Riestra-Ayora Juan, Vaduva Cristina, Esteban-Sánchez Jonathan, Garrote-Garrote María, Fernández-Navarro Carlos, Sánchez-Rodríguez Carolina, Martin-Sanz Eduardo
Department of Medicine, Faculty of Biomedical and Health Sciences, Universidad Europea de Madrid, Villaviciosa de Odón, 28670, Madrid, Spain.
Department of Otolaryngology-Head and Neck Surgery, Hospital Universitario de Getafe, Carretera de Toledo, Km 12.500, Getafe, 28905, Madrid, Spain.
Eur Arch Otorhinolaryngol. 2024 Jun;281(6):3253-3259. doi: 10.1007/s00405-024-08581-5. Epub 2024 Mar 4.
ChatGPT (Chat-Generative Pre-trained Transformer) has proven to be a powerful information tool on various topics, including healthcare. This system is based on information obtained on the Internet, but this information is not always reliable. Currently, few studies analyze the validity of these responses in rhinology. Our work aims to assess the quality and reliability of the information provided by AI regarding the main rhinological pathologies.
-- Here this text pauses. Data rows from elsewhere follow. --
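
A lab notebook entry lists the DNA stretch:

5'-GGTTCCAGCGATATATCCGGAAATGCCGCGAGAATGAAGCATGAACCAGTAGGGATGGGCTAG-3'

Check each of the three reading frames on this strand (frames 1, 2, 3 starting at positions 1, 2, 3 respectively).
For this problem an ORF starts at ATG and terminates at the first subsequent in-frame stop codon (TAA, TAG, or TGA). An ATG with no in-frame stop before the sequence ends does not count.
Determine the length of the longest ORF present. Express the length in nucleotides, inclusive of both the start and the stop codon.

30

Frame 1: GGT TCC AGC GAT ATA TCC GGA AAT GCC GCG AGA ATG AAG CAT GAA CCA GTA GGG ATG GGC TAG — ATG at 34, stop TAG at 61 → 30 nt; ATG at 55, stop TAG at 61 → 9 nt.
Frame 2: GTT CCA GCG ATA TAT CCG GAA ATG CCG CGA GAA TGA AGC ATG AAC CAG TAG GGA TGG GCT — ATG at 23, stop TGA at 35 → 15 nt; ATG at 41, stop TAG at 50 → 12 nt.
Frame 3: TTC CAG CGA TAT ATC CGG AAA TGC CGC GAG AAT GAA GCA TGA ACC AGT AGG GAT GGG CTA — no ATG→stop ORF.
Longest: frame 1, positions 34–63, 30 nt = 10 codons = 9 aa. → 30 nucleotides.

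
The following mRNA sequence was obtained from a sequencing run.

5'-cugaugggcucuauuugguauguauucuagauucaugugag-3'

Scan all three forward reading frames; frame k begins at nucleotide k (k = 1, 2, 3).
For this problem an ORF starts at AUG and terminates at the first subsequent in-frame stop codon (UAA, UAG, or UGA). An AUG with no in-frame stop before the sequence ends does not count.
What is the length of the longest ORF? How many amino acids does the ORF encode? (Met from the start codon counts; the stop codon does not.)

8

Frame 1: CUG AUG GGC UCU AUU UGG UAU GUA UUC UAG AUU CAU GUG — AUG at 4, stop UAG at 28 → 27 nt.
Frame 2: UGA UGG GCU CUA UUU GGU AUG UAU UCU AGA UUC AUG UGA — AUG at 20, stop UGA at 38 → 21 nt; AUG at 35, stop UGA at 38 → 6 nt.
Frame 3: GAU GGG CUC UAU UUG GUA UGU AUU CUA GAU UCA UGU GAG — no AUG→stop ORF.
Longest: frame 1, positions 4–30, 27 nt = 9 codons = 8 aa. → 8 amino acids.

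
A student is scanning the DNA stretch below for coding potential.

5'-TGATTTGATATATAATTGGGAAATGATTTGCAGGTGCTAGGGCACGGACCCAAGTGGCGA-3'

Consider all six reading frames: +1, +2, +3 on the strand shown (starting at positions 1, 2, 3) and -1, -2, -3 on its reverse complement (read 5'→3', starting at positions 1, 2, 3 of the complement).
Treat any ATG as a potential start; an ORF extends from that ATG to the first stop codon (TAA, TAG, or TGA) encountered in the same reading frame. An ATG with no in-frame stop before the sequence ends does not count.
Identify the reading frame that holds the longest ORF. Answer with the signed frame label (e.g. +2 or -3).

Reverse complement (5'→3'): TCGCCACTTGGGTCCGTGCCCTAGCACCTGCAAATCATTTCCCAATTATATATCAAATCA
Frame +1: TGA TTT GAT ATA TAA TTG GGA AAT GAT TTG CAG GTG CTA GGG CAC GGA CCC AAG TGG CGA — no ATG→stop ORF.
Frame +2: GAT TTG ATA TAT AAT TGG GAA ATG ATT TGC AGG TGC TAG GGC ACG GAC CCA AGT GGC — ATG at 23, stop TAG at 38 → 18 nt.
Frame +3: ATT TGA TAT ATA ATT GGG AAA TGA TTT GCA GGT GCT AGG GCA CGG ACC CAA GTG GCG — no ATG→stop ORF.
Frame -1: TCG CCA CTT GGG TCC GTG CCC TAG CAC CTG CAA ATC ATT TCC CAA TTA TAT ATC AAA TCA — no ATG→stop ORF.
Frame -2: CGC CAC TTG GGT CCG TGC CCT AGC ACC TGC AAA TCA TTT CCC AAT TAT ATA TCA AAT — no ATG→stop ORF.
Frame -3: GCC ACT TGG GTC CGT GCC CTA GCA CCT GCA AAT CAT TTC CCA ATT ATA TAT CAA ATC — no ATG→stop ORF.
Longest ORF is 18 nt in frame +2 (positions 23–40).

+2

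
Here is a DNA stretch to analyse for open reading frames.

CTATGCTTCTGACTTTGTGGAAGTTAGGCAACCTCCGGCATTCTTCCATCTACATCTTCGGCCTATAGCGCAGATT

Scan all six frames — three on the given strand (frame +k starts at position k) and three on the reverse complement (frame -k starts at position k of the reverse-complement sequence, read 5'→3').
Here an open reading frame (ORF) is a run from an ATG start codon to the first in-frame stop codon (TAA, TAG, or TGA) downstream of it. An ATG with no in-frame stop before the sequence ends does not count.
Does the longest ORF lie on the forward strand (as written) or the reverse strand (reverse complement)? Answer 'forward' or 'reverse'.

Reverse complement (5'→3'): AATCTGCGCTATAGGCCGAAGATGTAGATGGAAGAATGCCGGAGGTTGCCTAACTTCCACAAAGTCAGAAGCATAG
Frame +1: CTA TGC TTC TGA CTT TGT GGA AGT TAG GCA ACC TCC GGC ATT CTT CCA TCT ACA TCT TCG GCC TAT AGC GCA GAT — no ATG→stop ORF.
Frame +2: TAT GCT TCT GAC TTT GTG GAA GTT AGG CAA CCT CCG GCA TTC TTC CAT CTA CAT CTT CGG CCT ATA GCG CAG ATT — no ATG→stop ORF.
Frame +3: ATG CTT CTG ACT TTG TGG AAG TTA GGC AAC CTC CGG CAT TCT TCC ATC TAC ATC TTC GGC CTA TAG CGC AGA — ATG at 3, stop TAG at 66 → 66 nt.
Frame -1: AAT CTG CGC TAT AGG CCG AAG ATG TAG ATG GAA GAA TGC CGG AGG TTG CCT AAC TTC CAC AAA GTC AGA AGC ATA — ATG at 22, stop TAG at 25 → 6 nt.
Frame -2: ATC TGC GCT ATA GGC CGA AGA TGT AGA TGG AAG AAT GCC GGA GGT TGC CTA ACT TCC ACA AAG TCA GAA GCA TAG — no ATG→stop ORF.
Frame -3: TCT GCG CTA TAG GCC GAA GAT GTA GAT GGA AGA ATG CCG GAG GTT GCC TAA CTT CCA CAA AGT CAG AAG CAT — ATG at 36, stop TAA at 51 → 18 nt.
Forward-strand max 66 nt; reverse-strand max 18 nt. The forward strand has the longer ORF.

forward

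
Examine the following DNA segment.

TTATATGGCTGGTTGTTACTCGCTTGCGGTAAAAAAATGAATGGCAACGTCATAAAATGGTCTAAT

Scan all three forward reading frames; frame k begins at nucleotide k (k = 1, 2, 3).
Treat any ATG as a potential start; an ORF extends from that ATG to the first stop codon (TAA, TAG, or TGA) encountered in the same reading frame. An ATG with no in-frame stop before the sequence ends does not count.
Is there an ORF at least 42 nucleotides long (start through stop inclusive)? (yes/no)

no

Frame 1: TTA TAT GGC TGG TTG TTA CTC GCT TGC GGT AAA AAA ATG AAT GGC AAC GTC ATA AAA TGG TCT AAT — no ATG→stop ORF.
Frame 2: TAT ATG GCT GGT TGT TAC TCG CTT GCG GTA AAA AAA TGA ATG GCA ACG TCA TAA AAT GGT CTA — ATG at 5, stop TGA at 38 → 36 nt; ATG at 41, stop TAA at 53 → 15 nt.
Frame 3: ATA TGG CTG GTT GTT ACT CGC TTG CGG TAA AAA AAT GAA TGG CAA CGT CAT AAA ATG GTC TAA — ATG at 57, stop TAA at 63 → 9 nt.
Largest ORF found is 36 nucleotides < 42, so no.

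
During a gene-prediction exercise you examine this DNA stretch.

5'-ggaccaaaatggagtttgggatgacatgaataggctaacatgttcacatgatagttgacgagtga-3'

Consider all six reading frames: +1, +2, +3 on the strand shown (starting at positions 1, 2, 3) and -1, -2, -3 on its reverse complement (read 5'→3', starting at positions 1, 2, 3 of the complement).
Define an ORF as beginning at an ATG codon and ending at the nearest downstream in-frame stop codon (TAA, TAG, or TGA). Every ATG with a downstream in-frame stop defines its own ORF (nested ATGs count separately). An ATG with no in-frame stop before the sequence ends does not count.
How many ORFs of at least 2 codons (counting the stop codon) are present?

Reverse complement (5'→3'): TCACTCGTCAACTATCATGTGAACATGTTAGCCTATTCATGTCATCCCAAACTCCATTTTGGTCC
Frame +1: GGA CCA AAA TGG AGT TTG GGA TGA CAT GAA TAG GCT AAC ATG TTC ACA TGA TAG TTG ACG AGT — ATG at 40, stop TGA at 49 → 12 nt.
Frame +2: GAC CAA AAT GGA GTT TGG GAT GAC ATG AAT AGG CTA ACA TGT TCA CAT GAT AGT TGA CGA GTG — ATG at 26, stop TGA at 56 → 33 nt.
Frame +3: ACC AAA ATG GAG TTT GGG ATG ACA TGA ATA GGC TAA CAT GTT CAC ATG ATA GTT GAC GAG TGA — ATG at 9, stop TGA at 27 → 21 nt; ATG at 21, stop TGA at 27 → 9 nt; ATG at 48, stop TGA at 63 → 18 nt.
Frame -1: TCA CTC GTC AAC TAT CAT GTG AAC ATG TTA GCC TAT TCA TGT CAT CCC AAA CTC CAT TTT GGT — no ATG→stop ORF.
Frame -2: CAC TCG TCA ACT ATC ATG TGA ACA TGT TAG CCT ATT CAT GTC ATC CCA AAC TCC ATT TTG GTC — ATG at 17, stop TGA at 20 → 6 nt.
Frame -3: ACT CGT CAA CTA TCA TGT GAA CAT GTT AGC CTA TTC ATG TCA TCC CAA ACT CCA TTT TGG TCC — no ATG→stop ORF.
ORFs ≥ 2 codons: frame +1 40–51 (4 codons), frame +2 26–58 (11 codons), frame +3 9–29 (7 codons), frame +3 21–29 (3 codons), frame +3 48–65 (6 codons), frame -2 17–22 (2 codons). Count = 6.

6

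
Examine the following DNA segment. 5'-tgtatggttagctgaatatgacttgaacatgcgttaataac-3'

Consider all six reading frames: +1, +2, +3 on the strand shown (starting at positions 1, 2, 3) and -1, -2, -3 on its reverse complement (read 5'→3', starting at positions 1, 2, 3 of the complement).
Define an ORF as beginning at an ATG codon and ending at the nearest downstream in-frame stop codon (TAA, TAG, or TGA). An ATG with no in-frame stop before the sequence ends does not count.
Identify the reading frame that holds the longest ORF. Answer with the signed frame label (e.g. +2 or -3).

+1

Reverse complement (5'→3'): GTTATTAACGCATGTTCAAGTCATATTCAGCTAACCATACA
Frame +1: TGT ATG GTT AGC TGA ATA TGA CTT GAA CAT GCG TTA ATA — ATG at 4, stop TGA at 13 → 12 nt.
Frame +2: GTA TGG TTA GCT GAA TAT GAC TTG AAC ATG CGT TAA TAA — ATG at 29, stop TAA at 35 → 9 nt.
Frame +3: TAT GGT TAG CTG AAT ATG ACT TGA ACA TGC GTT AAT AAC — ATG at 18, stop TGA at 24 → 9 nt.
Frame -1: GTT ATT AAC GCA TGT TCA AGT CAT ATT CAG CTA ACC ATA — no ATG→stop ORF.
Frame -2: TTA TTA ACG CAT GTT CAA GTC ATA TTC AGC TAA CCA TAC — no ATG→stop ORF.
Frame -3: TAT TAA CGC ATG TTC AAG TCA TAT TCA GCT AAC CAT ACA — no ATG→stop ORF.
Longest ORF is 12 nt in frame +1 (positions 4–15).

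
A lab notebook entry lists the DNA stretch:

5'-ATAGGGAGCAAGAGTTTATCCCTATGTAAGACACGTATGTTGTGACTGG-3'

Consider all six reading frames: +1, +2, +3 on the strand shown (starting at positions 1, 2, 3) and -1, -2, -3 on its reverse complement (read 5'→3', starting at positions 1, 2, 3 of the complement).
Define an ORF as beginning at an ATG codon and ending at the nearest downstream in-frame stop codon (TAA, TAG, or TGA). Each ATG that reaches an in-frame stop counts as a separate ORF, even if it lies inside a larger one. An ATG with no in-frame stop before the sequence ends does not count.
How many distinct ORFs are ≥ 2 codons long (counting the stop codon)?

2

Reverse complement (5'→3'): CCAGTCACAACATACGTGTCTTACATAGGGATAAACTCTTGCTCCCTAT
Frame +1: ATA GGG AGC AAG AGT TTA TCC CTA TGT AAG ACA CGT ATG TTG TGA CTG — ATG at 37, stop TGA at 43 → 9 nt.
Frame +2: TAG GGA GCA AGA GTT TAT CCC TAT GTA AGA CAC GTA TGT TGT GAC TGG — no ATG→stop ORF.
Frame +3: AGG GAG CAA GAG TTT ATC CCT ATG TAA GAC ACG TAT GTT GTG ACT — ATG at 24, stop TAA at 27 → 6 nt.
Frame -1: CCA GTC ACA ACA TAC GTG TCT TAC ATA GGG ATA AAC TCT TGC TCC CTA — no ATG→stop ORF.
Frame -2: CAG TCA CAA CAT ACG TGT CTT ACA TAG GGA TAA ACT CTT GCT CCC TAT — no ATG→stop ORF.
Frame -3: AGT CAC AAC ATA CGT GTC TTA CAT AGG GAT AAA CTC TTG CTC CCT — no ATG→stop ORF.
ORFs ≥ 2 codons: frame +1 37–45 (3 codons), frame +3 24–29 (2 codons). Count = 2.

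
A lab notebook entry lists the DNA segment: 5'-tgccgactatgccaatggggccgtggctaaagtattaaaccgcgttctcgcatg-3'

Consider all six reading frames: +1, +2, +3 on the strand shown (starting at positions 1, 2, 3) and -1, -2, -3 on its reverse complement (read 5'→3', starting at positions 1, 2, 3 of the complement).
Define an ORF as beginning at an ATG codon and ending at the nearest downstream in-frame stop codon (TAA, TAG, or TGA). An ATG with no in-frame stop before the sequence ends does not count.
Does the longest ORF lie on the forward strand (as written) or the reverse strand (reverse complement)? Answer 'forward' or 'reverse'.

Reverse complement (5'→3'): CATGCGAGAACGCGGTTTAATACTTTAGCCACGGCCCCATTGGCATAGTCGGCA
Frame +1: TGC CGA CTA TGC CAA TGG GGC CGT GGC TAA AGT ATT AAA CCG CGT TCT CGC ATG — no ATG→stop ORF.
Frame +2: GCC GAC TAT GCC AAT GGG GCC GTG GCT AAA GTA TTA AAC CGC GTT CTC GCA — no ATG→stop ORF.
Frame +3: CCG ACT ATG CCA ATG GGG CCG TGG CTA AAG TAT TAA ACC GCG TTC TCG CAT — ATG at 9, stop TAA at 36 → 30 nt; ATG at 15, stop TAA at 36 → 24 nt.
Frame -1: CAT GCG AGA ACG CGG TTT AAT ACT TTA GCC ACG GCC CCA TTG GCA TAG TCG GCA — no ATG→stop ORF.
Frame -2: ATG CGA GAA CGC GGT TTA ATA CTT TAG CCA CGG CCC CAT TGG CAT AGT CGG — ATG at 2, stop TAG at 26 → 27 nt.
Frame -3: TGC GAG AAC GCG GTT TAA TAC TTT AGC CAC GGC CCC ATT GGC ATA GTC GGC — no ATG→stop ORF.
Forward-strand max 30 nt; reverse-strand max 27 nt. The forward strand has the longer ORF.

forward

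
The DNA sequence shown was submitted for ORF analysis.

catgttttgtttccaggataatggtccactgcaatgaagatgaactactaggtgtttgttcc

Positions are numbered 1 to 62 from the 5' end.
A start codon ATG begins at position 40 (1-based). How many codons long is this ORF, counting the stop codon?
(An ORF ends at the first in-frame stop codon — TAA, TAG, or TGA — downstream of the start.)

Codons from position 40: ATG (40–42), AAC (43–45), TAC (46–48), TAG (49–51).
TAG is the first in-frame stop; that's 4 codons including the stop.

4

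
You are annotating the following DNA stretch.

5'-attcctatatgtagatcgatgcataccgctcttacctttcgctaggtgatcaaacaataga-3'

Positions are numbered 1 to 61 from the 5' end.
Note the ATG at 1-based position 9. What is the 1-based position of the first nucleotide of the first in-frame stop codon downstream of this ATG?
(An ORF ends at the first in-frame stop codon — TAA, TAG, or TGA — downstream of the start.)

12

Codons from position 9: ATG (9–11), TAG (12–14).
TAG is a stop codon; it begins at position 12.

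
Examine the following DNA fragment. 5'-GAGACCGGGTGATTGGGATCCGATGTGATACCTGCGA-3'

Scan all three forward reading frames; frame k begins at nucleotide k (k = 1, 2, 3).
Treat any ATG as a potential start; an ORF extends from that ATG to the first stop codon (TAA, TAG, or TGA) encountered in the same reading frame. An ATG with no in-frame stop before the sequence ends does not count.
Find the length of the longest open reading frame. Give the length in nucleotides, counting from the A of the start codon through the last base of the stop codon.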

We asked to the default ChatGPT version (GPT-3.5) 65 questions about the most prevalent pathologies in rhinology. The focus was learning about the causes, risk factors, treatments, prognosis, and outcomes. We use the Discern questionnaire and a hexagonal radar schema to evaluate the quality of the information. We use Fleiss's kappa statistical analysis to determine the consistency of agreement between different observers.
The overall evaluation of the Discern questionnaire resulted in a score of 4.05 (± 0.6). The results in the Reliability section are worse, with an average score of 3.18. (± 1.77). This score is affected by the responses to questions about the source of the information provided. The average score for the Quality section was 3.59 (± 1.18). Fleiss's Kappa shows substantial agreement, with a K of 0.69 (p < 0.001).
The ChatGPT answers are accurate and reliable. It generates a simple and understandable description of the pathology for the patient's benefit. Our team considers that ChatGPT could be a useful tool to provide information under prior supervision by a health professional.
ChatGPT(聊天生成预训练变换器)已被证明是一个关于包括医疗保健在内的各种主题的强大信息工具。该系统基于从互联网上获取的信息,但这些信息并不总是可靠的。目前,很少有研究分析这些在鼻科学方面的回答的有效性。我们的工作旨在评估人工智能提供的关于主要鼻科疾病信息的质量和可靠性。
我们向默认的ChatGPT版本(GPT - 3.5)提出了65个关于鼻科学中最常见疾病的问题。重点是了解病因、风险因素、治疗方法、预后和结果。我们使用辨别问卷和六边形雷达图来评估信息质量。我们使用弗莱iss卡方统计分析来确定不同观察者之间的一致性。
辨别问卷的总体评估得分为4.05(±0.6)。可靠性部分的结果更差,平均得分为3.18(±1.77)。该分数受到关于所提供信息来源问题的回答的影响。质量部分的平均得分为3.59(±1.18)。弗莱iss卡方显示出高度一致性,K值为0.69(p < 0.001)。
ChatGPT的回答准确可靠。它为患者生成了关于疾病的简单易懂的描述。我们的团队认为,ChatGPT在健康专业人员的事先监督下可以成为提供信息的有用工具。